Analogue Switch-Off

Country Analysis

Following the WRC-07 decision to allocate the Digital Dividend to mobile, there were few instances where the spectrum was left unused. However, in some countries, particularly in Europe, decisions over where to position digital television had already been made — investments undertaken and networks planned or built. The case studies in this section outline the perspectives of regulators and government officials following the WRC-07 decision, as they assessed the the opportunities and challenges the decion presented. The case studies in this section are two such examples.

The UK had already progressed in rolling out digital television before the WRC in 2007. While UK regulator Ofcom was an early pioneer in calling for the Digital Dividend allocation to mobile, its own plans did not match the ultimate outcome laid out by the WRC. In order to realise the full benefits of a harmonised Digital Dividend allocation to mobile, Britain was forced to undertake a significant — and costly — replanning exercise. Graham Louth’s presentation outlines how far the benefits outweighed the burdens and why, in the end, following the harmonised band was not a difficult decision. Another European example is that of Spain, which had not only planned for the use of the spectrum, but had already licensed it to broadcasters.

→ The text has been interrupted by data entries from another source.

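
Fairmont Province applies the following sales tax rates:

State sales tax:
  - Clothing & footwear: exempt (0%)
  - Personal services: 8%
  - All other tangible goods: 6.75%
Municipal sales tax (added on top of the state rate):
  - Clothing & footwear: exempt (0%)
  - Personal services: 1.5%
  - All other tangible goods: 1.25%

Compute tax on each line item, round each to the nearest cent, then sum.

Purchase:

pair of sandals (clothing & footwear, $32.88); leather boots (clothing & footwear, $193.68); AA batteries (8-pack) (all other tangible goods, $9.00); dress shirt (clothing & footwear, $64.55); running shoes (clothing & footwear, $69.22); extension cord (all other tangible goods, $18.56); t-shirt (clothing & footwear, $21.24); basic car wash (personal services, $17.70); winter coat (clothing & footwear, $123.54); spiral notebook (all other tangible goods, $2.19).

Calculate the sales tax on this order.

Pair of sandals $32.88: clothing & footwear → 0% + 0% municipal = 0% → $0.00
Leather boots $193.68: clothing & footwear → 0% + 0% municipal = 0% → $0.00
AA batteries (8-pack) $9.00: all other tangible goods → 6.75% + 1.25% municipal = 8% → $0.72
Dress shirt $64.55: clothing & footwear → 0% + 0% municipal = 0% → $0.00
Running shoes $69.22: clothing & footwear → 0% + 0% municipal = 0% → $0.00
Extension cord $18.56: all other tangible goods → 6.75% + 1.25% municipal = 8% → $1.48
T-shirt $21.24: clothing & footwear → 0% + 0% municipal = 0% → $0.00
Basic car wash $17.70: personal services → 8% + 1.5% municipal = 9.5% → $1.68
Winter coat $123.54: clothing & footwear → 0% + 0% municipal = 0% → $0.00
Spiral notebook $2.19: all other tangible goods → 6.75% + 1.25% municipal = 8% → $0.18
Total tax = $0.72 + $1.48 + $1.68 + $0.18 = $4.06

$4.06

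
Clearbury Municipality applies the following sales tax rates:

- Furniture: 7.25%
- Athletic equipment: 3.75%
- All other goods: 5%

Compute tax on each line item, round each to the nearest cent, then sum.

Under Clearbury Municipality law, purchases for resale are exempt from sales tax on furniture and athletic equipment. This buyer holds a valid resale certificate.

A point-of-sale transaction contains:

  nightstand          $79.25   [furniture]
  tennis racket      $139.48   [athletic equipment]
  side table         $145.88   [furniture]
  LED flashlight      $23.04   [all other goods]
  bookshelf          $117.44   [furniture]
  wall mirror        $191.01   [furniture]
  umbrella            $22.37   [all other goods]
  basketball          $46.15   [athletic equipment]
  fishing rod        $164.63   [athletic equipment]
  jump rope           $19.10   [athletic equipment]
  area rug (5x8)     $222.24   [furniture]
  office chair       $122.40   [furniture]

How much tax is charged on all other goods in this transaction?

LED flashlight $23.04: all other goods → 5% → $1.15
Umbrella $22.37: all other goods → 5% → $1.12
Tax on all other goods = $1.15 + $1.12 = $2.27

$2.27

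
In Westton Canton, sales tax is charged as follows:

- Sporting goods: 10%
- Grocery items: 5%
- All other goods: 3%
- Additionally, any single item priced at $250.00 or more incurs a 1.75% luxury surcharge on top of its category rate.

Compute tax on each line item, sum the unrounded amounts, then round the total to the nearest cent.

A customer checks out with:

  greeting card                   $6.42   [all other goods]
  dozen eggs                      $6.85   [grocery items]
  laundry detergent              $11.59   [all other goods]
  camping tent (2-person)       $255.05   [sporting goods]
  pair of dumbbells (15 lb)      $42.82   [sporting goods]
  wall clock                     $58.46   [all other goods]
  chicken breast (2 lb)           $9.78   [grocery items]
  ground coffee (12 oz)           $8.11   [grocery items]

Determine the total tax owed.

Greeting card $6.42: all other goods → 3% → $0.1926
Dozen eggs $6.85: grocery items → 5% → $0.3425
Laundry detergent $11.59: all other goods → 3% → $0.3477
Camping tent (2-person) $255.05: sporting goods → 10% + 1.75% surcharge = 11.75% → $29.968375
Pair of dumbbells (15 lb) $42.82: sporting goods → 10% → $4.282
Wall clock $58.46: all other goods → 3% → $1.7538
Chicken breast (2 lb) $9.78: grocery items → 5% → $0.489
Ground coffee (12 oz) $8.11: grocery items → 5% → $0.4055
Unrounded tax sum = $37.781475 → $37.78

$37.78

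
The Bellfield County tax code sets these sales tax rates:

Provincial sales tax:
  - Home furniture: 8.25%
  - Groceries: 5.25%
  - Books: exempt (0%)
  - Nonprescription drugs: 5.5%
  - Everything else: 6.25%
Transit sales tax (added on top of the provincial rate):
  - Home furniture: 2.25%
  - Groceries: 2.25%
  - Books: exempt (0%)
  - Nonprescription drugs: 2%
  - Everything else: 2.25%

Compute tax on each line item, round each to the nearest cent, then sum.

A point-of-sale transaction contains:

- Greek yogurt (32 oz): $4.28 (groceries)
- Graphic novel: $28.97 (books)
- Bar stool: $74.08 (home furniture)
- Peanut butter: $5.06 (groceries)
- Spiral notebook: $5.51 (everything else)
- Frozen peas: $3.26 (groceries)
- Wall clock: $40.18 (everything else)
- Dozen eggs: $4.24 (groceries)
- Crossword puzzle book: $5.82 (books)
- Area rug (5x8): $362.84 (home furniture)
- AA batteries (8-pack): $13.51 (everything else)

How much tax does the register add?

$52.18

Greek yogurt (32 oz) $4.28: groceries → 5.25% + 2.25% transit = 7.5% → $0.32
Graphic novel $28.97: books → 0% + 0% transit = 0% → $0.00
Bar stool $74.08: home furniture → 8.25% + 2.25% transit = 10.5% → $7.78
Peanut butter $5.06: groceries → 5.25% + 2.25% transit = 7.5% → $0.38
Spiral notebook $5.51: everything else → 6.25% + 2.25% transit = 8.5% → $0.47
Frozen peas $3.26: groceries → 5.25% + 2.25% transit = 7.5% → $0.24
Wall clock $40.18: everything else → 6.25% + 2.25% transit = 8.5% → $3.42
Dozen eggs $4.24: groceries → 5.25% + 2.25% transit = 7.5% → $0.32
Crossword puzzle book $5.82: books → 0% + 0% transit = 0% → $0.00
Area rug (5x8) $362.84: home furniture → 8.25% + 2.25% transit = 10.5% → $38.10
AA batteries (8-pack) $13.51: everything else → 6.25% + 2.25% transit = 8.5% → $1.15
Total tax = $0.32 + $7.78 + $0.38 + $0.47 + $0.24 + $3.42 + $0.32 + $38.10 + $1.15 = $52.18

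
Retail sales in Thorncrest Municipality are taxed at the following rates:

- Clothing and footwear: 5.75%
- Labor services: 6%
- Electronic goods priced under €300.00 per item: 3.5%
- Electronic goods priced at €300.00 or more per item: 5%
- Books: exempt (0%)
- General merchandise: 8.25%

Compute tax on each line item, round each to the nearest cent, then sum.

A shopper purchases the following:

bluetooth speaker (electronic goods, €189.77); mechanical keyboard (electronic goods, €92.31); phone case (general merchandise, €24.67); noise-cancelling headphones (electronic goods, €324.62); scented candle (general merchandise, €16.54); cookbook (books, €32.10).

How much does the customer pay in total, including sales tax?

€709.51

Bluetooth speaker €189.77: electronic goods, under €300.00 → 3.5% → €6.64
Mechanical keyboard €92.31: electronic goods, under €300.00 → 3.5% → €3.23
Phone case €24.67: general merchandise → 8.25% → €2.04
Noise-cancelling headphones €324.62: electronic goods, €300.00 or more → 5% → €16.23
Scented candle €16.54: general merchandise → 8.25% → €1.36
Cookbook €32.10: books → 0% → €0.00
Subtotal = €680.01; tax = €29.50; total due = €709.51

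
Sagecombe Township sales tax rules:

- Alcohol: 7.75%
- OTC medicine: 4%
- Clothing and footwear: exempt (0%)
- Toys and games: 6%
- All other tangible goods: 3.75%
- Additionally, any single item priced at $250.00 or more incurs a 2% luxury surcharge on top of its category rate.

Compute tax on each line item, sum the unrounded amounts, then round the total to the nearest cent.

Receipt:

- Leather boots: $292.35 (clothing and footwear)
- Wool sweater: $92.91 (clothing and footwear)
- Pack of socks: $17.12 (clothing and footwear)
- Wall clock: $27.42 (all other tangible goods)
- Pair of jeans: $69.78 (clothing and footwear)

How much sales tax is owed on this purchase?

Leather boots $292.35: clothing and footwear → 0% + 2% surcharge = 2% → $5.847
Wool sweater $92.91: clothing and footwear → 0% → $0.00
Pack of socks $17.12: clothing and footwear → 0% → $0.00
Wall clock $27.42: all other tangible goods → 3.75% → $1.02825
Pair of jeans $69.78: clothing and footwear → 0% → $0.00
Unrounded tax sum = $6.87525 → $6.88

$6.88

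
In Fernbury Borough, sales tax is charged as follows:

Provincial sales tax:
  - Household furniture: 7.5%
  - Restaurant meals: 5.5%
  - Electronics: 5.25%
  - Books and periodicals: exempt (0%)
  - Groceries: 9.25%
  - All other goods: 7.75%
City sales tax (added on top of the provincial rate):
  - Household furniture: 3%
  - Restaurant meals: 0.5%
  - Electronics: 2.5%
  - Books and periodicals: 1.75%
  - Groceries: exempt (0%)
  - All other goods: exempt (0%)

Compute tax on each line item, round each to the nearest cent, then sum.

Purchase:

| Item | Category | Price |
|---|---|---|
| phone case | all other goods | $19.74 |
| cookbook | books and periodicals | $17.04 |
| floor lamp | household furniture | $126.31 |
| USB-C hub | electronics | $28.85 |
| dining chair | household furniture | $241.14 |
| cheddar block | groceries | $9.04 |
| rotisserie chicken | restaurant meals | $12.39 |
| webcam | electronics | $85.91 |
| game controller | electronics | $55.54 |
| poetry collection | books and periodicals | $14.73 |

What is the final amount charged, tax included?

Phone case $19.74: all other goods → 7.75% + 0% city = 7.75% → $1.53
Cookbook $17.04: books and periodicals → 0% + 1.75% city = 1.75% → $0.30
Floor lamp $126.31: household furniture → 7.5% + 3% city = 10.5% → $13.26
USB-C hub $28.85: electronics → 5.25% + 2.5% city = 7.75% → $2.24
Dining chair $241.14: household furniture → 7.5% + 3% city = 10.5% → $25.32
Cheddar block $9.04: groceries → 9.25% + 0% city = 9.25% → $0.84
Rotisserie chicken $12.39: restaurant meals → 5.5% + 0.5% city = 6% → $0.74
Webcam $85.91: electronics → 5.25% + 2.5% city = 7.75% → $6.66
Game controller $55.54: electronics → 5.25% + 2.5% city = 7.75% → $4.30
Poetry collection $14.73: books and periodicals → 0% + 1.75% city = 1.75% → $0.26
Subtotal = $610.69; tax = $55.45; total due = $666.14

$666.14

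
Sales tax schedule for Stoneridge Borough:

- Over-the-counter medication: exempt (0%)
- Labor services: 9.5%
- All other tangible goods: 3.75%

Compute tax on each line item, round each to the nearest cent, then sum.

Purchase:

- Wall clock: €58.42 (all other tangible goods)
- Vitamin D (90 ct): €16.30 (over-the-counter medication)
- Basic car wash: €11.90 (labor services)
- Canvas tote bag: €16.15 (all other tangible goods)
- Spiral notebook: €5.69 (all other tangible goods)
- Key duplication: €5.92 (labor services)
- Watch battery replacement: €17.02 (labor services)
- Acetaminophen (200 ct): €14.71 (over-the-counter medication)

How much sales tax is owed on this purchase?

€6.32

Wall clock €58.42: all other tangible goods → 3.75% → €2.19
Vitamin D (90 ct) €16.30: over-the-counter medication → 0% → €0.00
Basic car wash €11.90: labor services → 9.5% → €1.13
Canvas tote bag €16.15: all other tangible goods → 3.75% → €0.61
Spiral notebook €5.69: all other tangible goods → 3.75% → €0.21
Key duplication €5.92: labor services → 9.5% → €0.56
Watch battery replacement €17.02: labor services → 9.5% → €1.62
Acetaminophen (200 ct) €14.71: over-the-counter medication → 0% → €0.00
Total tax = €2.19 + €1.13 + €0.61 + €0.21 + €0.56 + €1.62 = €6.32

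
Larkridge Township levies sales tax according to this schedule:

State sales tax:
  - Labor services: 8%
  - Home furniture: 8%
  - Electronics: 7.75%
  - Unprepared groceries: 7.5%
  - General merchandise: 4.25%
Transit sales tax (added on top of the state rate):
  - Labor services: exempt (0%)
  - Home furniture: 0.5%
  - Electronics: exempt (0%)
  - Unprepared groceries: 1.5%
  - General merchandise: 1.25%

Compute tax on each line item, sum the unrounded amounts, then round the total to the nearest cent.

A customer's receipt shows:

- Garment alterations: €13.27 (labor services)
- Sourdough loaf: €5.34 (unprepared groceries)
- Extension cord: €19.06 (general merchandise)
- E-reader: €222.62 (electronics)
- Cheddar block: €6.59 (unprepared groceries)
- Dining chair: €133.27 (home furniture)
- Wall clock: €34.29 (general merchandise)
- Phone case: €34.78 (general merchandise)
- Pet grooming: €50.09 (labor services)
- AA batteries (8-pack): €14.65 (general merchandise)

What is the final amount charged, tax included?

€574.34

Garment alterations €13.27: labor services → 8% + 0% transit = 8% → €1.0616
Sourdough loaf €5.34: unprepared groceries → 7.5% + 1.5% transit = 9% → €0.4806
Extension cord €19.06: general merchandise → 4.25% + 1.25% transit = 5.5% → €1.0483
E-reader €222.62: electronics → 7.75% + 0% transit = 7.75% → €17.25305
Cheddar block €6.59: unprepared groceries → 7.5% + 1.5% transit = 9% → €0.5931
Dining chair €133.27: home furniture → 8% + 0.5% transit = 8.5% → €11.32795
Wall clock €34.29: general merchandise → 4.25% + 1.25% transit = 5.5% → €1.88595
Phone case €34.78: general merchandise → 4.25% + 1.25% transit = 5.5% → €1.9129
Pet grooming €50.09: labor services → 8% + 0% transit = 8% → €4.0072
AA batteries (8-pack) €14.65: general merchandise → 4.25% + 1.25% transit = 5.5% → €0.80575
Subtotal = €533.96; unrounded tax = €40.3764 → €40.38; total due = €574.34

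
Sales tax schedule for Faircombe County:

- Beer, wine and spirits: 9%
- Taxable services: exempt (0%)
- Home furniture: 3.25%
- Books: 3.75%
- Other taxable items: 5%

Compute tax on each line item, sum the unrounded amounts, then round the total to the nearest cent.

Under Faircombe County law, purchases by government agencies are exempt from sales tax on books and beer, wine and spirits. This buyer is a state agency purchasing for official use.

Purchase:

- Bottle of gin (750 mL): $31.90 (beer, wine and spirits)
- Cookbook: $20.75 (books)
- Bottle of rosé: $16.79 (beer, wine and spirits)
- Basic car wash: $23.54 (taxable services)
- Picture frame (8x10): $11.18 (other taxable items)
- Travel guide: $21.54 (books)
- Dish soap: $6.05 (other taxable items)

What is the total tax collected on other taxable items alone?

$0.86

Picture frame (8x10) $11.18: other taxable items → 5% → $0.559
Dish soap $6.05: other taxable items → 5% → $0.3025
Tax on other taxable items: unrounded sum = $0.8615 → $0.86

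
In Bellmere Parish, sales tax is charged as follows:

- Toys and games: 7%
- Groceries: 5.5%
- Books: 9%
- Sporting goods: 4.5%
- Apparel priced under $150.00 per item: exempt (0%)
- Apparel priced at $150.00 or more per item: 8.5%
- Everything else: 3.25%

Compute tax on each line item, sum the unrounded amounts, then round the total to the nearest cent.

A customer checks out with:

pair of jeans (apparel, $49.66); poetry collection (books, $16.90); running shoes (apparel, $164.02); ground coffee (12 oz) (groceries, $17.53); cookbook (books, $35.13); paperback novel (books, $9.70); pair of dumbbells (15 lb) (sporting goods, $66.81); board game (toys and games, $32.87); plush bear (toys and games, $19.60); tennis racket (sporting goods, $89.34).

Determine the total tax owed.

$31.16

Pair of jeans $49.66: apparel, under $150.00 → 0% → $0.00
Poetry collection $16.90: books → 9% → $1.521
Running shoes $164.02: apparel, $150.00 or more → 8.5% → $13.9417
Ground coffee (12 oz) $17.53: groceries → 5.5% → $0.96415
Cookbook $35.13: books → 9% → $3.1617
Paperback novel $9.70: books → 9% → $0.873
Pair of dumbbells (15 lb) $66.81: sporting goods → 4.5% → $3.00645
Board game $32.87: toys and games → 7% → $2.3009
Plush bear $19.60: toys and games → 7% → $1.372
Tennis racket $89.34: sporting goods → 4.5% → $4.0203
Unrounded tax sum = $31.1612 → $31.16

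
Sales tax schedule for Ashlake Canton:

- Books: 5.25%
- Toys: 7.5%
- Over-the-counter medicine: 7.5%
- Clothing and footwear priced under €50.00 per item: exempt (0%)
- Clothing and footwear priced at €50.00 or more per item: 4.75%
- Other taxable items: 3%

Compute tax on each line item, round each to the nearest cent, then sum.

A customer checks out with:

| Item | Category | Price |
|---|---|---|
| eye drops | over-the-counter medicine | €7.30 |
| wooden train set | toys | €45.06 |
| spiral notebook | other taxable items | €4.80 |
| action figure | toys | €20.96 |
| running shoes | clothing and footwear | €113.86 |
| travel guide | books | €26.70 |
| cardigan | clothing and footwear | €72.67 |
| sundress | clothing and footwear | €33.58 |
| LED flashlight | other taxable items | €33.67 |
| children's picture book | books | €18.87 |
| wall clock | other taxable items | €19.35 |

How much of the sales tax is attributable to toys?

€4.95

Wooden train set €45.06: toys → 7.5% → €3.38
Action figure €20.96: toys → 7.5% → €1.57
Tax on toys = €3.38 + €1.57 = €4.95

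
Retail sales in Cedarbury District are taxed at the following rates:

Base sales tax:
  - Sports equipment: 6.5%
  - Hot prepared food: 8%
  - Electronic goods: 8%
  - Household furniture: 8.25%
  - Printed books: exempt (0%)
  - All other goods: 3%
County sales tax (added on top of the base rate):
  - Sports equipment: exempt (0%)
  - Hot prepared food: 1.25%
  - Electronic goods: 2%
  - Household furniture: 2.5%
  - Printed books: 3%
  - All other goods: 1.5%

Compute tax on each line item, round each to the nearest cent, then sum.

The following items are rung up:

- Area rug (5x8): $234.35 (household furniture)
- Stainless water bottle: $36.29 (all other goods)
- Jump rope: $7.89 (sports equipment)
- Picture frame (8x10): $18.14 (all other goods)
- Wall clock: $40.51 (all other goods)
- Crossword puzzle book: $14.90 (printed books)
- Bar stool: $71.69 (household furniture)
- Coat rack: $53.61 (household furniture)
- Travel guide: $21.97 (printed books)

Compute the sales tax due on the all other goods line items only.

$4.27

Stainless water bottle $36.29: all other goods → 3% + 1.5% county = 4.5% → $1.63
Picture frame (8x10) $18.14: all other goods → 3% + 1.5% county = 4.5% → $0.82
Wall clock $40.51: all other goods → 3% + 1.5% county = 4.5% → $1.82
Tax on all other goods = $1.63 + $0.82 + $1.82 = $4.27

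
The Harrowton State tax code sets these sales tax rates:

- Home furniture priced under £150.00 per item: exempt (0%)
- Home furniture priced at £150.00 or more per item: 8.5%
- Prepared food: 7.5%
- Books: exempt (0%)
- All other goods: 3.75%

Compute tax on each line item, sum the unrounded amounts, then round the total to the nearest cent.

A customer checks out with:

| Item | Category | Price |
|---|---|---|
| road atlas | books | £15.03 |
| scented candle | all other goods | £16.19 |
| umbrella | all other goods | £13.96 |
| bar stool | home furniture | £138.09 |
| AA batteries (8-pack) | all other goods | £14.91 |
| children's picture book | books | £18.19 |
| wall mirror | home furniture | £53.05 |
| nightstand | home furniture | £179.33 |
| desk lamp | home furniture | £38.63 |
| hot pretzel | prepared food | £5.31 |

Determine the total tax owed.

Road atlas £15.03: books → 0% → £0.00
Scented candle £16.19: all other goods → 3.75% → £0.607125
Umbrella £13.96: all other goods → 3.75% → £0.5235
Bar stool £138.09: home furniture, under £150.00 → 0% → £0.00
AA batteries (8-pack) £14.91: all other goods → 3.75% → £0.559125
Children's picture book £18.19: books → 0% → £0.00
Wall mirror £53.05: home furniture, under £150.00 → 0% → £0.00
Nightstand £179.33: home furniture, £150.00 or more → 8.5% → £15.24305
Desk lamp £38.63: home furniture, under £150.00 → 0% → £0.00
Hot pretzel £5.31: prepared food → 7.5% → £0.39825
Unrounded tax sum = £17.33105 → £17.33

£17.33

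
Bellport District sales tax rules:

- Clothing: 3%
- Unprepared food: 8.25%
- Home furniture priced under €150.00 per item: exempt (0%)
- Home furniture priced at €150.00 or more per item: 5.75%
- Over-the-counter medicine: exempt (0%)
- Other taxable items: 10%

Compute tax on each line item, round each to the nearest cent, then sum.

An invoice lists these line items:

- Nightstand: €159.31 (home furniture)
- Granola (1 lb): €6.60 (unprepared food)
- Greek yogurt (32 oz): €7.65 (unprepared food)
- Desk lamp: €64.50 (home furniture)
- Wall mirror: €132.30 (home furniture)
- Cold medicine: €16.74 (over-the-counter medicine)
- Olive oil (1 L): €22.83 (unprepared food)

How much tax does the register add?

Nightstand €159.31: home furniture, €150.00 or more → 5.75% → €9.16
Granola (1 lb) €6.60: unprepared food → 8.25% → €0.54
Greek yogurt (32 oz) €7.65: unprepared food → 8.25% → €0.63
Desk lamp €64.50: home furniture, under €150.00 → 0% → €0.00
Wall mirror €132.30: home furniture, under €150.00 → 0% → €0.00
Cold medicine €16.74: over-the-counter medicine → 0% → €0.00
Olive oil (1 L) €22.83: unprepared food → 8.25% → €1.88
Total tax = €9.16 + €0.54 + €0.63 + €1.88 = €12.21

€12.21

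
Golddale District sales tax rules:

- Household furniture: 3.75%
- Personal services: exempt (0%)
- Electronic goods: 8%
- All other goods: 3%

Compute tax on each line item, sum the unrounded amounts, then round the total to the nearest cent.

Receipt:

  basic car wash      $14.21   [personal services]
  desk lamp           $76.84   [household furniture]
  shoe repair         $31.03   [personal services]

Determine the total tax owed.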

Germany was the first European country to assign the 800MHz Digital Dividend band to the mobile operator community despite a very strong broadcasting community which needed assurance that its transmissions below the Digital Dividend band would not be adversely affected. Elmar Zilles’ presentation outlines some of the regulatory measures taken to assure this. Work such as the Analysys Mason research and modelling, carried out on behalf of the European Commission, made such rapid assignments possible: the economic benefit was too large to ignore.

Finally, the research in Balancing Act’s review of UHF use in Africa provides insight into the real need of the DTT community in the developing world.

For markets undertaking the analogue television switch-off and looking at the potential to reassign spectrum, these case studies are informative, as is the presentation on the Digital Dividend in Spain, particularly with regard to the recent WRC12 decision identifying 698-806MHz spectrum for mobile in Region 1. Governments yet to allocate spectrum for digital television now face similar decisions to that of the UK, Germany and Spain in 2007. Experience from these markets suggest that the economic and social beneits of allocating spectrum to mobile make a compelling case to allocate the spectrum for this use, and that spectrum harmonisation is critical.